Diálogo entre uma iguana e um camelo sobre a travessia do deserto

 Não longe de Ouarzazate, no Marrocos, uma iguana encontrou um camelo. Como já disse um escritor anônimo, sobre aquelas paisagens com suas casas ocres incrustadas nas rochas, “nada mais desértico e melancólico do que aquelas habitações de costas para o sol”. Engano dele. Há mais triste. Ele se deixou fascinar por “cemitérios com pequenas aberturas onde moravam seres invisíveis, leito berbere de vidas escondidas no ventre da natureza majestosa”. A conversa entre a iguana e o camelo poderia entrar numa antologia dos bestiários (diálogos entre animais) filosóficos contemporâneos. Disse a iguana:

– Como você consegue atravessar o deserto?

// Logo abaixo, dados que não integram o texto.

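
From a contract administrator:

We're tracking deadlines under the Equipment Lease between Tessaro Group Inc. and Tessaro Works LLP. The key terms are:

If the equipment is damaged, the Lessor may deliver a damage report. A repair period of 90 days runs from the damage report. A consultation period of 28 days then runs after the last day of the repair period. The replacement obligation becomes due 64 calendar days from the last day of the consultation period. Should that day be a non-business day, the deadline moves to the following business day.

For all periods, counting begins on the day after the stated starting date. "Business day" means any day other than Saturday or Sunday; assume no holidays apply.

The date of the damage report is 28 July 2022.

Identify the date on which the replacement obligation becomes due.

26 January 2023

The last day of the repair period: 90 calendar days after 28 July 2022 is 26 October 2022.
The last day of the consultation period: 26 October 2022 + 28 days = 23 November 2022.
The date on which the replacement obligation becomes due: 64 calendar days after 23 November 2022 is 26 January 2023. 26 January 2023 is a Thursday, so no roll-forward applies.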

– Com o reservatório cheio – respondeu laconicamente o camelo.

      A iguana ficou quieta. Diante deles já se estendia a solidão arenosa. O camelo não parecia preocupado. Esperava a hora de partir. A iguana, depois de alguma hesitação, voltou à carga com voz sinuosa:

– O que é preciso para uma travessia segura?

      O camelo conhecia a proverbial curiosidade das iguanas, tidas por tagarelas. Já havia conversado com muitas. A sua interlocutora tinha listras escuras no corpinho. O camelo sabia que era uma iguana velha. Sentiu empatia por ela. Aceitou dar uma resposta mais objetiva:

– Precisa ter alma de camelo.

      A iguana não sabia o que dizer. Era a primeira vez que ouvia falar em alma de camelo. Iguanas têm alma? Foi a pergunta que lhe ocorreu. Um ditado veio-lhe à mente fazendo com que se tornasse fosforescente como quando era jovem e cheia de ilusões. Balbuciou:

La traversée du désert c’est pour les forts.

– Ah, não. Quer dizer, depende – contestou o camelo.

– Como assim? Só os fortes sobrevivem à travessia do deserto.

– Bem, eu sou forte por natureza para essa travessia, mas os fracos também podem conseguir – explicou calmamente o camelo.

      Por um momento, ouviu-se o silêncio do deserto cortado por vozes lancinantes de um grupo que chorava um morto. A iguana ficou pensando se era forte ou fraca. Como era relativista, considerou que a resposta dependia do ponto de vista, da cultura e das situações concretas. O camelo, que tinha veleidades literárias, empolgou-se e discursou:

– O deserto é o mundo. Nele, somos grãos de areia. O deserto nos traga e nos assusta, mas queremos mergulhar nas suas entranhas. Às vezes, achamos que podemos modificá-lo pela nossa vontade. Tudo o que podemos fazer, no entanto, é sair do outro lado, por algumas vezes, vivos. No fim, o deserto sempre vence. Voltamos a ser grãos de areia.

      Uma leve depressão fez a iguana estremecer. Não se conteve. Repetiu a pergunta para a qual já tinha obtido a resposta:

– Então para atravessar o deserto basta ter alma de camelo?

      Iguanas conhecem bem o deserto. São muito resilientes. Suportam o calor e o frio, a melancolia e o tempo. O camelo estranhou aquela insistência toda. Não quis, porém, discutir com a velha senhora. Melhor não provocar as obsessões alheias. Decidiu liquidar o assunto:

– Basta ter alma de camelo e versatilidade de iguana.

      Moral da história: cronistas têm cada ideia! Vivem disso.